Protospacer-adjacent sequences are important for CRISPR-Cas-mediated target degradation. The plasmid pT-COW and its derivatives were delivered to P. gingivalis W83 via conjugation. The name of each plasmid contains the number of the spacer introduced into the plasmid and the three-nucleotide 5′ and 3′ flanks of the protospacer. The significance of the observed differences between samples and the control plasmid was analyzed using Student's t test. All experiments were repeated three times, and results are expressed as means ± standard deviations (SD).

FIG 4

(A) Scheme of CRISPR 30 RNA interference experiment.
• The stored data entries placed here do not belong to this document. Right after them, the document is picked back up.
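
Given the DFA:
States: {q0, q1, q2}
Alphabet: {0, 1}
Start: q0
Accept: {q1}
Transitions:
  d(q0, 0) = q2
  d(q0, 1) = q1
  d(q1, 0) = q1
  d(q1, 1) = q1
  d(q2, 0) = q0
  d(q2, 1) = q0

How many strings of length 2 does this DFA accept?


Enumerating all length-2 strings:
  "00" -> q0 [reject]
  "01" -> q0 [reject]
  "10" -> q1 [accept]
  "11" -> q1 [accept]

2 out of 4


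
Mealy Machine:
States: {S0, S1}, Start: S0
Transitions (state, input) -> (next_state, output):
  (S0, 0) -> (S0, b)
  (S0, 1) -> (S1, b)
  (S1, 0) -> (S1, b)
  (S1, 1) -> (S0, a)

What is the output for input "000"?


Step-by-step:
  (S0, 0) -> (S0, b)
  (S0, 0) -> (S0, b)
  (S0, 0) -> (S0, b)

"bbb"


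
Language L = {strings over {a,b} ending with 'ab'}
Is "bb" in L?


last two symbols = 'bb'

No, "bb" is not in L


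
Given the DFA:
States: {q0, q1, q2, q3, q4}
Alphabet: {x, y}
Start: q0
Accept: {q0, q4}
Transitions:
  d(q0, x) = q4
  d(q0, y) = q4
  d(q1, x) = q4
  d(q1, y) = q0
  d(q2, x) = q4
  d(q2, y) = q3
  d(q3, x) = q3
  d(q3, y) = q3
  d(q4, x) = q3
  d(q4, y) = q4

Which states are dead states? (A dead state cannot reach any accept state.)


Forward reachability from each state:
  q0 -> reaches accept state q0 (live)
  q1 -> reaches accept state q0 (live)
  q2 -> reaches accept state q4 (live)
  q3 -> reaches {q3}, no accept state (dead)
  q4 -> reaches accept state q4 (live)

{q3}


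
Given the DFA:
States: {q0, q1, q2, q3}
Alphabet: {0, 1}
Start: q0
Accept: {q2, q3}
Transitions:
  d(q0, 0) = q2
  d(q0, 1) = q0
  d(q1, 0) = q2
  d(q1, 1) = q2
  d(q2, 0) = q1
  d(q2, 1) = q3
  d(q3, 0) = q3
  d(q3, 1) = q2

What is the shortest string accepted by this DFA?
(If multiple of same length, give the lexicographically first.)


BFS by string length (lex-first path to each state shown):
  len 0: q0<-""
  len 1: q0<-"1", q2<-"0"
Found accept state at length 1.

"0"


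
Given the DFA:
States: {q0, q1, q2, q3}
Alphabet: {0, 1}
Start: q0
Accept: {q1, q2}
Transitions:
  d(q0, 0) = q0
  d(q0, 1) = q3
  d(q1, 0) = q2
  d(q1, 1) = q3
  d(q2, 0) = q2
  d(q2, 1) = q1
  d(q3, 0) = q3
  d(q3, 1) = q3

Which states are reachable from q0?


BFS from q0:
  layer 0: {q0}
  layer 1: {q3}

{q0, q3}


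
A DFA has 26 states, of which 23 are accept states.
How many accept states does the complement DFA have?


Complement swaps accept and non-accept states.
26 - 23 = 3

3


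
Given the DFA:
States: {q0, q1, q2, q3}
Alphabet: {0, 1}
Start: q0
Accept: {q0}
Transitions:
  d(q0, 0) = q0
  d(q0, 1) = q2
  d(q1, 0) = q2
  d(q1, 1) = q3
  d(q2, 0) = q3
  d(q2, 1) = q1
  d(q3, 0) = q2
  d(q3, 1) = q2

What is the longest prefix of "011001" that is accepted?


Run the DFA, marking each prefix where the state is accepting:
  "" -> q0 [accept]
  "0" -> q0 [accept]
  "01" -> q2 [reject]
  "011" -> q1 [reject]
  "0110" -> q2 [reject]
  "01100" -> q3 [reject]
  "011001" -> q2 [reject]

"0"


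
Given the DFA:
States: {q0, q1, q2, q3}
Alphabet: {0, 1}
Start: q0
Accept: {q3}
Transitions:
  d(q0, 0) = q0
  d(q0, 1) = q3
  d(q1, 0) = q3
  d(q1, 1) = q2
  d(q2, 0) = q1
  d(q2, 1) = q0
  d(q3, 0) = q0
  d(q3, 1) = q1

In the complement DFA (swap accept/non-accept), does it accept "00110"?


Trace: q0 -> q0 -> q0 -> q3 -> q1 -> q3
Final: q3
Original accept: {q3}
Complement: q3 is in original accept

No, complement rejects (original accepts)


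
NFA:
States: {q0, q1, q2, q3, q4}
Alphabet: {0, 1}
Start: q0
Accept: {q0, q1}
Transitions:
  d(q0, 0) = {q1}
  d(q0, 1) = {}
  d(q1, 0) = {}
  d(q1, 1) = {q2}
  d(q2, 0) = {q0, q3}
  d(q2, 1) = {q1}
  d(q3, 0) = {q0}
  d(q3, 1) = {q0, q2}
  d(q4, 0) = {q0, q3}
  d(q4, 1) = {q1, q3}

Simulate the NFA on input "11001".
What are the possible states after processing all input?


Start: {q0}
  --1--> {}
  --1--> {}
  --0--> {}
  --0--> {}
  --1--> {}

{} (empty set, no valid transitions)


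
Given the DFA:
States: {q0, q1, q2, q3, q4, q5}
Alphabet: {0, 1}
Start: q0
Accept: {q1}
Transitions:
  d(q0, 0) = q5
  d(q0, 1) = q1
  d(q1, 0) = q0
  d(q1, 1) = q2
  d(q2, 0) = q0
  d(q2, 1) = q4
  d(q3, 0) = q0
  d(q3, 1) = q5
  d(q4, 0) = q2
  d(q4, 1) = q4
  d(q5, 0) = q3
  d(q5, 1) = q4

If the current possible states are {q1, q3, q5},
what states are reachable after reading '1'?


Apply transition on '1' from each current state:
  d(q1, 1) = q2
  d(q3, 1) = q5
  d(q5, 1) = q4

{q2, q4, q5}


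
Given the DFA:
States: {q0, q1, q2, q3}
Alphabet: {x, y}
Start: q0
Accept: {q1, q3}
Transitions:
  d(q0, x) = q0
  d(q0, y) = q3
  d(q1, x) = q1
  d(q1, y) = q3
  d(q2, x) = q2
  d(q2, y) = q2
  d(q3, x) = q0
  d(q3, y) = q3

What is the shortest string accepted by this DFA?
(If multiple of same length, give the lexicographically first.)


BFS by string length (lex-first path to each state shown):
  len 0: q0<-""
  len 1: q0<-"x", q3<-"y"
Found accept state at length 1.

"y"


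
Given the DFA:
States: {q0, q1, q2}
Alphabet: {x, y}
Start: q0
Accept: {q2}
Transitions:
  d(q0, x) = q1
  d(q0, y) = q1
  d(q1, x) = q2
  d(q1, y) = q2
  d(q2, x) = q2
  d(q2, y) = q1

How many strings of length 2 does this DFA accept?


Enumerating all length-2 strings:
  "xx" -> q2 [accept]
  "xy" -> q2 [accept]
  "yx" -> q2 [accept]
  "yy" -> q2 [accept]

4 out of 4


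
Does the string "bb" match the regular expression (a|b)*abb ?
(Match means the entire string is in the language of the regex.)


|string| = 2; first = 'b'; last = 'b'

No, "bb" does not match (a|b)*abb


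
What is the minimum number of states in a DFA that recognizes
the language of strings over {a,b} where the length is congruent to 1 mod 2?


States track (length) mod 2.
Need 2 states: one per remainder 0..1; accept = remainder 1.

2


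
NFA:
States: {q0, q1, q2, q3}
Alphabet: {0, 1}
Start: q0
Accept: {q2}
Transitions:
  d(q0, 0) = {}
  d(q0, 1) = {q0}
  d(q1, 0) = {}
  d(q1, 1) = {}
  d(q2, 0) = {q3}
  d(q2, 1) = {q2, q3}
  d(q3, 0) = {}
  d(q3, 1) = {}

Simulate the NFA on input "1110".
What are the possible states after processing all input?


Start: {q0}
  --1--> {q0}
  --1--> {q0}
  --1--> {q0}
  --0--> {}

{} (empty set, no valid transitions)


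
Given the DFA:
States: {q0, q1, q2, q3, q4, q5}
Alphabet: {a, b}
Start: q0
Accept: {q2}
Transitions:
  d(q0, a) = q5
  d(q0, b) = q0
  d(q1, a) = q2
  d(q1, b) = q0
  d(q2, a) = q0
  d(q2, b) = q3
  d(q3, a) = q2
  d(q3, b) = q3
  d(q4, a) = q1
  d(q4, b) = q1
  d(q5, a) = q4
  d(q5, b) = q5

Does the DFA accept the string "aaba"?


Trace: q0 -> q5 -> q4 -> q1 -> q2
Final state: q2
Accept states: {q2}

Yes, accepted (final state q2 is an accept state)


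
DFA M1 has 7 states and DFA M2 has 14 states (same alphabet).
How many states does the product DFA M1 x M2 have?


Product construction pairs every M1 state with every M2 state.
7 * 14 = 98

98


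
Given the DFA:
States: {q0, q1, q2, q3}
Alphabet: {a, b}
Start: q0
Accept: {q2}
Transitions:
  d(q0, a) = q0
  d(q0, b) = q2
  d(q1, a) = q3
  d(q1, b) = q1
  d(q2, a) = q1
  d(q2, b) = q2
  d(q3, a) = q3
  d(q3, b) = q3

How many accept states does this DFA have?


Accept states listed: {q2}
Counting: q2(1)

1


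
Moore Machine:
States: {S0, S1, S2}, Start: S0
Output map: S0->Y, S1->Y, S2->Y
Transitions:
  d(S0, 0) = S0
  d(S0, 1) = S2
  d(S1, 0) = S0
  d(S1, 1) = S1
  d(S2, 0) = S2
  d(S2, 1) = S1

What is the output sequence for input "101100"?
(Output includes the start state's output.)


Start: S0 (output Y)
  --1--> S2 (output Y)
  --0--> S2 (output Y)
  --1--> S1 (output Y)
  --1--> S1 (output Y)
  --0--> S0 (output Y)
  --0--> S0 (output Y)

"YYYYYYY"


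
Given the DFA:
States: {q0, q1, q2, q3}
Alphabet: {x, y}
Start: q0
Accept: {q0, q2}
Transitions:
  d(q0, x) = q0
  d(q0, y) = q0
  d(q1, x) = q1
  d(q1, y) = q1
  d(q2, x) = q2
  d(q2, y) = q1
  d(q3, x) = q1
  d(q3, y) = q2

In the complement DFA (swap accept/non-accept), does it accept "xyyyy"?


Trace: q0 -> q0 -> q0 -> q0 -> q0 -> q0
Final: q0
Original accept: {q0, q2}
Complement: q0 is in original accept

No, complement rejects (original accepts)


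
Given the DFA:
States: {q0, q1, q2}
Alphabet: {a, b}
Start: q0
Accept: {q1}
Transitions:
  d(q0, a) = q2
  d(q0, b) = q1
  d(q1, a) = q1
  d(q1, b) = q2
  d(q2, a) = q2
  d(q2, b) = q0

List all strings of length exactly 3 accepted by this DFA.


All strings of length 3: 8 total
Accepted: 2

"abb", "baa"


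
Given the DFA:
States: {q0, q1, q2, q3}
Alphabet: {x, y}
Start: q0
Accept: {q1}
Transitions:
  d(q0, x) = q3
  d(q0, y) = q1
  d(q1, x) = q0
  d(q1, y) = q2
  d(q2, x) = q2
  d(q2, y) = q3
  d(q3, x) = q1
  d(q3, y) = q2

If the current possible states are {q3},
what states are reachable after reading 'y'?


Apply transition on 'y' from each current state:
  d(q3, y) = q2

{q2}


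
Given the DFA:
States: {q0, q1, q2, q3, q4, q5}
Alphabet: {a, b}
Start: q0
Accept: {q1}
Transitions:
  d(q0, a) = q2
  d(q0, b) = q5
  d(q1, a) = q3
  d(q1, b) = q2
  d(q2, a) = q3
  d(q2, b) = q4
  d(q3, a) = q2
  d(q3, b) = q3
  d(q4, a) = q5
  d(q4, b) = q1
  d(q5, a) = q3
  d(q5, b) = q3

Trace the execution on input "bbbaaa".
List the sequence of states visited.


Input: bbbaaa
d(q0, b) = q5
d(q5, b) = q3
d(q3, b) = q3
d(q3, a) = q2
d(q2, a) = q3
d(q3, a) = q2


q0 -> q5 -> q3 -> q3 -> q2 -> q3 -> q2


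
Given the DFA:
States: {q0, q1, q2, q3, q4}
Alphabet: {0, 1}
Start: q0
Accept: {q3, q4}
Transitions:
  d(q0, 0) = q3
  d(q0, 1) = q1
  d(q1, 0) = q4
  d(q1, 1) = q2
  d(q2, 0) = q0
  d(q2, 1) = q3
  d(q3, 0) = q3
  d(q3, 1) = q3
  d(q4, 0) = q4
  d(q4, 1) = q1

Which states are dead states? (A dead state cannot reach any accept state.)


Forward reachability from each state:
  q0 -> reaches accept state q3 (live)
  q1 -> reaches accept state q3 (live)
  q2 -> reaches accept state q3 (live)
  q3 -> reaches accept state q3 (live)
  q4 -> reaches accept state q3 (live)

None (all states can reach an accept state)


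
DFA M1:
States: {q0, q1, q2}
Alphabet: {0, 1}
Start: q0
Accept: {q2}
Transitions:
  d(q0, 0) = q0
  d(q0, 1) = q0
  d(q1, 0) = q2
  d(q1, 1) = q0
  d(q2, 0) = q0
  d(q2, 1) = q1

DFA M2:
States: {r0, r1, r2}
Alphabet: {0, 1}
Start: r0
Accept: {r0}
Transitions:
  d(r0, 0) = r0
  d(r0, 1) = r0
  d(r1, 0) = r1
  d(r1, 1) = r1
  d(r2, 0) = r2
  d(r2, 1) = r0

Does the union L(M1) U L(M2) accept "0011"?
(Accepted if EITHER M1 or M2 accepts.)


M1: final=q0 accepted=False
M2: final=r0 accepted=True

Yes, union accepts


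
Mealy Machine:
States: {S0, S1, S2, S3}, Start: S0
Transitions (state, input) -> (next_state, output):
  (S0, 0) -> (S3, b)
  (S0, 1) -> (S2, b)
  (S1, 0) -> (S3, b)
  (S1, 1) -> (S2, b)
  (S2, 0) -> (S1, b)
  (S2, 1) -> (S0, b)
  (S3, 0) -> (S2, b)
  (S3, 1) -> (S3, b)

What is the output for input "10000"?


Step-by-step:
  (S0, 1) -> (S2, b)
  (S2, 0) -> (S1, b)
  (S1, 0) -> (S3, b)
  (S3, 0) -> (S2, b)
  (S2, 0) -> (S1, b)

"bbbbb"


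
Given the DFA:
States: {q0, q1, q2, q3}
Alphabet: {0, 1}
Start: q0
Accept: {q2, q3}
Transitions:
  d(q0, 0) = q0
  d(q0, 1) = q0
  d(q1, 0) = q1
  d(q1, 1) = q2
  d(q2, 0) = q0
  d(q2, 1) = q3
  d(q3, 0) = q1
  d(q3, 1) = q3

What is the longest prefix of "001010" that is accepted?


Run the DFA, marking each prefix where the state is accepting:
  "" -> q0 [reject]
  "0" -> q0 [reject]
  "00" -> q0 [reject]
  "001" -> q0 [reject]
  "0010" -> q0 [reject]
  "00101" -> q0 [reject]
  "001010" -> q0 [reject]

No prefix is accepted


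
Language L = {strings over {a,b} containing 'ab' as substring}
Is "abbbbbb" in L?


'ab' occurs at index 0

Yes, "abbbbbb" is in L


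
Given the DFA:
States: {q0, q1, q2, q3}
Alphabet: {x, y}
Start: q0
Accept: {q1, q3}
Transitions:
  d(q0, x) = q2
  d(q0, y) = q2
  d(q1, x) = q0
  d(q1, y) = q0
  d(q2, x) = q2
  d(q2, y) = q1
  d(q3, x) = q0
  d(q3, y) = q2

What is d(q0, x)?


Looking up transition d(q0, x)

q2


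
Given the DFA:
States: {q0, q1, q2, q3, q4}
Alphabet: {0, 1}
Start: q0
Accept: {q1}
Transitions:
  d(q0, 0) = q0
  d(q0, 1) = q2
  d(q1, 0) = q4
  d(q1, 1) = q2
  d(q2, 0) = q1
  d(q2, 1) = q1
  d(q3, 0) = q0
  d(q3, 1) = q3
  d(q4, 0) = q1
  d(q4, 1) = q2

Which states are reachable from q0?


BFS from q0:
  layer 0: {q0}
  layer 1: {q2}
  layer 2: {q1}
  layer 3: {q4}

{q0, q1, q2, q4}


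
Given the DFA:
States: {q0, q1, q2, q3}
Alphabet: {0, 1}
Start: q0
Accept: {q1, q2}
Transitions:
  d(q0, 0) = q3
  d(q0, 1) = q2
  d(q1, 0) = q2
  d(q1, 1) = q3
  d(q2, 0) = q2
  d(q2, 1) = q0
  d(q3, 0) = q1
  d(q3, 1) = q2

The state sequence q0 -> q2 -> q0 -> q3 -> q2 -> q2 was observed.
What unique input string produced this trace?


Trace back each transition to find the symbol:
  q0 --[1]--> q2
  q2 --[1]--> q0
  q0 --[0]--> q3
  q3 --[1]--> q2
  q2 --[0]--> q2

"11010"


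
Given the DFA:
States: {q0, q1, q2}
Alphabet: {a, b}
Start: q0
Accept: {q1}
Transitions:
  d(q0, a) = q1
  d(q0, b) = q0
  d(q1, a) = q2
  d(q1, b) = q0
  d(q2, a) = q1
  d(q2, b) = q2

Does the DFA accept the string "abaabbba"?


Trace: q0 -> q1 -> q0 -> q1 -> q2 -> q2 -> q2 -> q2 -> q1
Final state: q1
Accept states: {q1}

Yes, accepted (final state q1 is an accept state)


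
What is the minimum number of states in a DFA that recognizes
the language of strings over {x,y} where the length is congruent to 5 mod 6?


States track (length) mod 6.
Need 6 states: one per remainder 0..5; accept = remainder 5.

6


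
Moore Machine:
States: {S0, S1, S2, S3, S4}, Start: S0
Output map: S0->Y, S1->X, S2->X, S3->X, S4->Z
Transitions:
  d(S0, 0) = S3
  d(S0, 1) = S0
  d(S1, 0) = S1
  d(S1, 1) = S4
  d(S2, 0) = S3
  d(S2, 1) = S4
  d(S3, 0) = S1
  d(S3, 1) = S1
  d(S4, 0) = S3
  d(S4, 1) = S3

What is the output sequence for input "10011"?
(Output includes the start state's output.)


Start: S0 (output Y)
  --1--> S0 (output Y)
  --0--> S3 (output X)
  --0--> S1 (output X)
  --1--> S4 (output Z)
  --1--> S3 (output X)

"YYXXZX"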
The pT-COW plasmid was supplemented with a synthetic reporter sequence containing a protospacer variant together with a nucleotide probe annealing site flanked by PCR priming sites. Introduction of the modified plasmid into P. gingivalis results in transcription of the reporter cassette, which is a potential target for CRISPR RNA interference. This interference results in a decrease of transcript levels, which can be detected by quantitative RT-PCR analysis. (B) Degradation of RNA by the CRISPR 30/Cas system. The graph shows numbers of RNA copies in bacteria conjugated with plasmids carrying the reporter cassette with protospacers. Reporter, plasmid carrying the reporter cassette; random seq., plasmid carrying the reporter cassette with a random sequence inserted into the region targeted by the real-time PCR primers and probe; C30/sp4−, plasmid carrying the reporter cassette with a sequence identical to that of the corresponding crRNA inserted into the region targeted by the real-time PCR primers and probe; C30/sp4+, plasmid carrying the reporter cassette with a sequence complementary to that of the corresponding crRNA inserted into the region targeted by the real-time PCR primers and probe. The significance of the observed differences between samples and positive-control samples was analyzed using Student's t test. ns, not significant (P > 0.05). All experiments were repeated three times, and the results are expressed as means ± SD.